Мы вытягиваем ноги вниз. Смотрим. Нижний край стремени у щиколки. Стремена подлажены правильно.
Краузе стоит на поленнице. Мы рысью проезжаем мимо.
— Посадка! Посадка! — кричит Краузе. — Подать корпуса вперед! Сильней упирайся коленями!
Лошади фыркают, бренчат сбруей.
— Эй, на поворотах! Правым шенкелем! Правым! Волков, корпус!
От езды без стремян у всех у нас растерты седалища. Нижнее белье прилипает к телу, и, когда приходится раздеваться, белье отдираешь с кровью. О кровяных задах не говорят. Все стараются делать вид, будто никаких особенных изменений не произошло, а ночью, кряхтя и скрипя зубами, шарят руками под шинелями, смазывая ссадины разными мазями.
— Что, натерло? — злорадно хихикает сосед.
— Ты бы сначала сам руки помыл, — огрызается спрошенный, — руки-то, поди, все изгвоздал в мази. Не видал, думаешь, как шпаклевался?
Евдоха интересуется более объективно:
— Все ли пострадали?..
Я не сознаюсь.
— А мне хоть бы что! — отвечаю я Евдохе.
Засыпая, я слышу сквозь сон:
— Вольт направо.
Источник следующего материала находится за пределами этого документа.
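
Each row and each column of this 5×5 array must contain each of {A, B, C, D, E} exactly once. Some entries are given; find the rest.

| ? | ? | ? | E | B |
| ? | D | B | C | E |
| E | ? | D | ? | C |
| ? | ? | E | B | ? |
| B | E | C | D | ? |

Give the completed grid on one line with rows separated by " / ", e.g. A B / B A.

D C A E B / A D B C E / E B D A C / C A E B D / B E C D A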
А-а-а-а а-арш. По-овод. Рысью… а-а-арш.
И во сне беру барьеры, рублю лозу и делаю «ножницы». Мой конь — гнедая кобыла Амба — теперь узнает меня.
Когда я подхожу к ней, она шарит теплыми ноздрями по моему лицу и тихонько и ласково ржет. Я отдаю ей половину пайкового сахару. Похрустывая сахаром, Амба смотрит умными, человечьими глазами, трясет головой.
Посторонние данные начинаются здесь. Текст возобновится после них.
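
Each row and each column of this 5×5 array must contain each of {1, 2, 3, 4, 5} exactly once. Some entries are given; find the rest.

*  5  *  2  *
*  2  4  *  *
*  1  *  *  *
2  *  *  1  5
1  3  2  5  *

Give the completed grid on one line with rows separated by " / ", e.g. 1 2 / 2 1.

(r2,c4) = 3
(r2,c5) = 1
(r3,c4) = 4
(r4,c2) = 4
(r4,c3) = 3
(r5,c5) = 4
(r1,c3) = 1
(r1,c5) = 3
(r2,c1) = 5
(r3,c1) = 3
(r3,c3) = 5
(r3,c5) = 2
(r1,c1) = 4

4 5 1 2 3 / 5 2 4 3 1 / 3 1 5 4 2 / 2 4 3 1 5 / 1 3 2 5 4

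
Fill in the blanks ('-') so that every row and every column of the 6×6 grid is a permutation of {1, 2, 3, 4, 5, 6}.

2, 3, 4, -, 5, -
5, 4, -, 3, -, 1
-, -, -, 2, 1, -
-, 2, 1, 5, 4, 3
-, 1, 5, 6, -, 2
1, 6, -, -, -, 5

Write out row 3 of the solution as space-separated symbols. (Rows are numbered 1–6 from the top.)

At row 1, column 4: row 1 has {2,3,4,5}; column 4 has {2,3,5,6}; that leaves 1.
At row 1, column 6: row 1 has {1,2,3,4,5}; column 6 has {1,2,3,5}; that leaves 6.
At row 3, column 2: row 3 has {1,2}; column 2 has {1,2,3,4,6}; that leaves 5.
At row 3, column 6: row 3 has {1,2,5}; column 6 has {1,2,3,5,6}; that leaves 4.
At row 4, column 1: row 4 has {1,2,3,4,5}; column 1 has {1,2,5}; that leaves 6.
At row 5, column 5: row 5 has {1,2,5,6}; column 5 has {1,4,5}; that leaves 3.
At row 6, column 4: row 6 has {1,5,6}; column 4 has {1,2,3,5,6}; that leaves 4.
At row 6, column 5: row 6 has {1,4,5,6}; column 5 has {1,3,4,5}; that leaves 2.
At row 2, column 5: row 2 has {1,3,4,5}; column 5 has {1,2,3,4,5}; that leaves 6.
At row 3, column 1: row 3 has {1,2,4,5}; column 1 has {1,2,5,6}; that leaves 3.
At row 3, column 3: row 3 has {1,2,3,4,5}; column 3 has {1,4,5}; that leaves 6.

3 5 6 2 1 4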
Я уже немножко понимаю лошадиный язык. Это означает:
«За сахарок спасибо. Ты, парень, как видно, ничего. Во всяком случае я пока довольна тобой».
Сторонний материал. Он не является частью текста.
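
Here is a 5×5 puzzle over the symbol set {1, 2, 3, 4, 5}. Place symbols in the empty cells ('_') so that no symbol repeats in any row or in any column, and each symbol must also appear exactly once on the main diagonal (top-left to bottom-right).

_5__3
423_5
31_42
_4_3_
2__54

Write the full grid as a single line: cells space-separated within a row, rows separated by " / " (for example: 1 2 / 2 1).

1 5 4 2 3 / 4 2 3 1 5 / 3 1 5 4 2 / 5 4 2 3 1 / 2 3 1 5 4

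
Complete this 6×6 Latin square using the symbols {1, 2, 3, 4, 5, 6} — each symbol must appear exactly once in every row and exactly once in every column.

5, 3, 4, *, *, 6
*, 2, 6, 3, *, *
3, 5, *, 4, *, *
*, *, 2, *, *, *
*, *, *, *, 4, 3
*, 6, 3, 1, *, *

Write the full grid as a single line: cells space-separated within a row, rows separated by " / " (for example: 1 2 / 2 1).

5 3 4 2 1 6 / 1 2 6 3 5 4 / 3 5 1 4 6 2 / 6 4 2 5 3 1 / 2 1 5 6 4 3 / 4 6 3 1 2 5

At row 1, column 4: row 1 has {3,4,5,6}; column 4 has {1,3,4}; that leaves 2.
At row 1, column 5: row 1 has {2,3,4,5,6}; column 5 has {4}; that leaves 1.
At row 2, column 5: row 2 has {2,3,6}; column 5 has {1,4}; that leaves 5.
At row 3, column 3: row 3 has {3,4,5}; column 3 has {2,3,4,6}; that leaves 1.
At row 3, column 6: row 3 has {1,3,4,5}; column 6 has {3,6}; that leaves 2.
At row 5, column 2: row 5 has {3,4}; column 2 has {2,3,5,6}; that leaves 1.
At row 5, column 3: row 5 has {1,3,4}; column 3 has {1,2,3,4,6}; that leaves 5.
At row 5, column 4: row 5 has {1,3,4,5}; column 4 has {1,2,3,4}; that leaves 6.
At row 6, column 5: row 6 has {1,3,6}; column 5 has {1,4,5}; that leaves 2.
At row 3, column 5: row 3 has {1,2,3,4,5}; column 5 has {1,2,4,5}; that leaves 6.
At row 4, column 2: row 4 has {2}; column 2 has {1,2,3,5,6}; that leaves 4.
At row 4, column 4: row 4 has {2,4}; column 4 has {1,2,3,4,6}; that leaves 5.
At row 4, column 5: row 4 has {2,4,5}; column 5 has {1,2,4,5,6}; that leaves 3.
At row 4, column 6: row 4 has {2,3,4,5}; column 6 has {2,3,6}; that leaves 1.
At row 5, column 1: row 5 has {1,3,4,5,6}; column 1 has {3,5}; that leaves 2.
At row 6, column 1: row 6 has {1,2,3,6}; column 1 has {2,3,5}; that leaves 4.
At row 6, column 6: row 6 has {1,2,3,4,6}; column 6 has {1,2,3,6}; that leaves 5.
At row 2, column 1: row 2 has {2,3,5,6}; column 1 has {2,3,4,5}; that leaves 1.
At row 2, column 6: row 2 has {1,2,3,5,6}; column 6 has {1,2,3,5,6}; that leaves 4.
At row 4, column 1: row 4 has {1,2,3,4,5}; column 1 has {1,2,3,4,5}; that leaves 6.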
Отряд наш пополнился. После новой вербовочной кампании к нам влилось сорок пять человек. Большинство — рабочие остановившихся заводов, молодые ребята, большевики.
Наш отряд, по словам Евдохи, «насквозь большевистский, за неполным исключением».
На 105 большевиков — беспартийных только двое: монах «Всех скорбящих» да вновь прибывший, пожилой рабочий Агеев, решительно отказавшийся вступить в партию.
— Ну и мудрец, — удивляется кочегар Маслов, — в Красной гвардии состоит, а к партии боком стоит.
Агеев, суетливый старикашка, смотрит на Маслова широко расставленными глазами, как бы желая сказать:
«Ну, ну, болтай, болтай. Поболтаешь, а потом я тебе скажу такое, что тебе и крыть нечем будет».
— Малахольный ты, папаша! — говорит Маслов.
— Малахольный и есть! — поддерживает Попов.
Агеев усаживается поудобнее, поджимает под себя ноги; вытянув указательный палец в сторону кочегара, моргает выкаченными глазами:
— Вот вы говорите, малахольный я! А если, к примеру, жизнь в тупик загоняется, как тогда поступать? А если я в тупике жизни состою, могу я иметь веселость?
— Мы не про веселость! Мы про партию!
— Это все одно!
— В партию почему не хочешь?
— А вот я и скажу. История у меня не длинная, но вы сами скажете: могу я в партию или не могу я в партию.
Вытянув тоненькую папироску из кармашка, Агеев стучит мундштуком по ногтю, затем, зажимая огонь в кулак, прикуривает и, пуская клубы дыма, размахивает обгорелой спичкой.